Il y a lieu de relever, en premier lieu, que le règlement de copropriété de l’immeuble concerné comprend une clause d’habitation dite « bourgeoise », qui prévoit un usage d’habitation et/ou pour l’exercice d’une profession libérale.
Il y a lieu, en second lieu, à défaut de justification d’une étude de structure préalable, de prévenir le dommage imminent tenant à l’installation d’un bain à remous, eu égard au poids d’un tel équipement, complété du poids de l’eau, des personnes utilisatrices et des mouvements vibratoires. Un tel équipement génère au surplus par ses vibrations des nuisances sonores incompatibles avec la destination des lieux.
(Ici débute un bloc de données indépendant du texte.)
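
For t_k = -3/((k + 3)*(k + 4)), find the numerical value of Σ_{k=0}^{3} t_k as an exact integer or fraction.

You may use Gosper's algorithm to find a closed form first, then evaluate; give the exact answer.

Σ = -4/7

Step 1: r(k) = (k + 3)/(k + 5).
So A=k + 3 and B=k + 5, with C=1.
f must satisfy (k + 3)·f(k+1) − (k + 4)·f(k) = 1.
Bound: deg f ≤ 1.
Solve for f: f(k) = k/3 (degree 1 ≤ 1).
Certificate R = B(k−1)f/C = k*(k + 4)/3 gives s_k = -k/(k + 3).
Δs = -3/(k**2 + 7*k + 12), as required.
Telescoping: Σ = s_(4) − s_(0) = -4/7 − (0) = -4/7.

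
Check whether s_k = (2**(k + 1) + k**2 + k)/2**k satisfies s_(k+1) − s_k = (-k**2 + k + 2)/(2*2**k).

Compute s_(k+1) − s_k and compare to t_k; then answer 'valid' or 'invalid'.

s_(k+1) = (4*2**k + k + (k + 1)**2 + 1)/(2*2**k)
s_(k+1) − s_k = (-k**2 + k + 2)/(2*2**k)
(s_(k+1) − s_k) − t_k = 0

valid; difference matches t_k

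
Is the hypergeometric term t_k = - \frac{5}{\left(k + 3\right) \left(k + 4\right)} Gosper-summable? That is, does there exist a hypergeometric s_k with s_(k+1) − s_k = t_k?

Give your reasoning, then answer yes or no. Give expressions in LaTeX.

Yes. s_k = - \frac{5 k}{3 k + 9}.

t_(k+1)/t_k = (k + 3)/(k + 5).
A = k + 3, B = k + 5, C = 1.
Solve (k + 3)·f(k+1) − (k + 4)·f(k) = 1.
d = 1 from the (1,1,0) case.
Solve for f: f(k) = k/3 (degree 1 ≤ 1).
Certificate R = B(k−1)f/C = k*(k + 4)/3 gives s_k = -5*k/(3*k + 9).
Check: Δs_k = -5/(k**2 + 7*k + 12). ✓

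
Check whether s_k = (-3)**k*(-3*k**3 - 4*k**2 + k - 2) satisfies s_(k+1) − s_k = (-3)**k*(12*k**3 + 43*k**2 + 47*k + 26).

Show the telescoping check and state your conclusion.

s_(k+1) = 3*(-3)**k*(3*k**3 + 13*k**2 + 16*k + 8)
s_(k+1) − s_k = (-3)**k*(12*k**3 + 43*k**2 + 47*k + 26)
(s_(k+1) − s_k) − t_k = 0

Valid: the claim telescopes to t_k.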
La lettre recommandée avec accusé de réception du 11 février 2025, par laquelle le SDC a mis en demeure la SCI de cesser les troubles et de remettre en état les parties communes, est restée vaine.
En conséquence, une injonction sous astreinte sera délivrée, dans les termes qui seront précisés au dispositif.
Il n’y a pas lieu de nous réserver la liquidation de l’astreinte.
La demande indemnitaire sera rejetée comme insuffisamment fondée. Partie perdante au sens de l’article 696 du code de procédure civile, la SCI sera condamnée aux dépens de la présente procédure de référé et à verser au SDC une somme que l’équité commande de fixer à 1000 euros au titre de l’article 700 du code de procédure civile, outre la somme de 180 euros au titre des frais justifiés de constats par commissaire de justice.
PAR CES MOTIFS
Statuant, après débats en audience publique, par ordonnance contradictoire rendue par voie de mise à disposition au greffe et en premier ressort,
Enjoignons à la société civile immobilière RY IMMO BOISSY, dans un délai de quinze jours à compter de la signification de la présente ordonnance :
— de supprimer toute annonce de location de courte durée portant sur son lot de copropriété (n°52) situé 24 rue de Paris à BOISSY SAINT LEGER (94470), sur les plateformes AIRBNB et BOOKING, ou sur toute plateforme ayant le même objet,
— de procéder à ses frais au retrait de la boite à clefs et à la remise en état de la façade, et à défaut, autorisons le syndicat des copropriétaires de l’immeuble, représenté par son syndic en exercice, à procéder à ce retrait,
— de procéder au retrait du jacuzzi ou autre bain à remous installé dans son lot, et d’en justifier par un constat de commissaire de justice auprès du syndicat des copropriétaires de l’immeuble, représenté par son syndic en exercice ;
Assortissons la présente injonction d’une astreinte provisoire de 200 euros par jour de retard à l’expiration du délai indiqué pour son exécution, pendant une période de trois mois ;
Disons n’y avoir lieu à référé sur le surplus des demandes ;
Condamnons la société civile immobilière RY IMMO BOISSY à payer au syndicat des copropriétaires de l’immeuble du 24 rue de Paris à BOISSY SAINT LEGER (94470) la somme de 180 euros au titre des frais de constats par commissaire de justice ;
Condamnons la société civile immobilière RY IMMO BOISSY à payer au syndicat des copropriétaires de l’immeuble du 24 rue de Paris à BOISSY SAINT LEGER (94470) la somme de 1 000 euros au titre de l’article 700 du code de procédure civile ;
Condamnons la société civile immobilière RY IMMO BOISSY aux dépens de l’instance en référé.
Rappelons que la présente décision est exécutoire de plein droit.
FAIT AU PALAIS DE JUSTICE DE CRETEIL, le 9 décembre 2025.